Of the 12 patients with ulcerative colitis, in one case the review of the diagnosis as a result of the failure of the intervention confirmed that they had Crohn’s disease. The intervention was performed in the same surgical act as the proctocolectomy in four patients. In one of them, the first in the series, both were performed urgently. In the remaining 12, the continent ileostomy was performed in another surgical act than that of the total proctocolectomy, which had been performed between one and ten years earlier in the same hospital.
The age of the patients ranges from nineteen to fifty-one years, with no predominance of sexes. The advantages and disadvantages of this intervention were previously explained to all before performing it, which, together with the selection criteria, allowed the option to reject.

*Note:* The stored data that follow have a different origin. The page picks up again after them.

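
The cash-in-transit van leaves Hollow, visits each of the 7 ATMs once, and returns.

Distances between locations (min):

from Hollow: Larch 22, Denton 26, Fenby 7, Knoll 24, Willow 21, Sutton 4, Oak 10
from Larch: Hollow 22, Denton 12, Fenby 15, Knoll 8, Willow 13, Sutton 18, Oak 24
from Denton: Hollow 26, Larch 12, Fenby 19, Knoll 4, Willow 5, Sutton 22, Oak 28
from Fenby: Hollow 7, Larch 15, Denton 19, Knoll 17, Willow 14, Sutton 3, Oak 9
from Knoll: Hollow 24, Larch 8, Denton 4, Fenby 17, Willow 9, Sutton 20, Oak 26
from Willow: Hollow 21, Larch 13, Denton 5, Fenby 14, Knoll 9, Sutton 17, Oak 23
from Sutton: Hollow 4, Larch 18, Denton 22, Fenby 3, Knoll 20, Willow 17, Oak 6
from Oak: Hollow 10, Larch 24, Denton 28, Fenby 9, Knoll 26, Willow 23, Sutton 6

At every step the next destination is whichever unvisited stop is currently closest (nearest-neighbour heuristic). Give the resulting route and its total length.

From Hollow: distances to unvisited — Sutton=4, Fenby=7, Oak=10, Willow=21, Larch=22, Knoll=24, Denton=26. Nearest is Sutton (4).
From Sutton: distances to unvisited — Fenby=3, Oak=6, Willow=17, Larch=18, Knoll=20, Denton=22. Nearest is Fenby (3).
From Fenby: distances to unvisited — Oak=9, Willow=14, Larch=15, Knoll=17, Denton=19. Nearest is Oak (9).
From Oak: distances to unvisited — Willow=23, Larch=24, Knoll=26, Denton=28. Nearest is Willow (23).
From Willow: distances to unvisited — Denton=5, Knoll=9, Larch=13. Nearest is Denton (5).
From Denton: distances to unvisited — Knoll=4, Larch=12. Nearest is Knoll (4).
From Knoll: distances to unvisited — Larch=8. Nearest is Larch (8).
Return Larch→Hollow: 22.
Total = 4 + 3 + 9 + 23 + 5 + 4 + 8 + 22 = 78.

78 min along Hollow → Sutton → Fenby → Oak → Willow → Denton → Knoll → Larch → Hollow.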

In all patients, the fourth model proposed by Kock was performed, using manual sutures with resorbable material or not, or mechanical sutures, using GIA suture devices. In four patients the valve was made following the original technique described by Kock. In the rest, the modification of Fazio and Bokey was adopted, consisting of fixing and rotating the mesentery of the handle that constitutes the valve by means of a merlex band. In nine of these patients, to ensure valve stability, three to four rows of staples were also used, using a GIA suturing machine, as described by Steichen. In five patients, the first in the series, a bypass ileostomy was performed above the reservoir to protect the pacinte from the complications of suture failure.
Patients are treated with IV fluid therapy until enteric fluid is seen to exit through the reservoir drainage tube, at which time oral feeding is observed. Patients are discharged from hospital with the drainage tube inside the reservoir.
One month after the operation they are entered to carry out the learning of the intubation of the same. This is done initially every three to four hours, and after two months carry out this operation every eight to ten hours. Patients require a dietary restriction compared to patients with a conventional ileostomy, since foods with a high residue content that can obstruct the tube used to evacuate the reservoir must be removed.
The morbidity observed is similar to that of several literature series, which present figures that range between 2 and 8%.
The only death observed is attributed to the procedure that occurred in the patient who underwent this intervention in emergency conditions, so this operation has not been performed again in patients with an acute episode of colitis.
The presence of suture failures such as the one that caused the death of this patient has occurred in other literature series more frequently than that observed in this case. Despite its drawbacks, this is a good technique if it is valued for its level of acceptance by patients.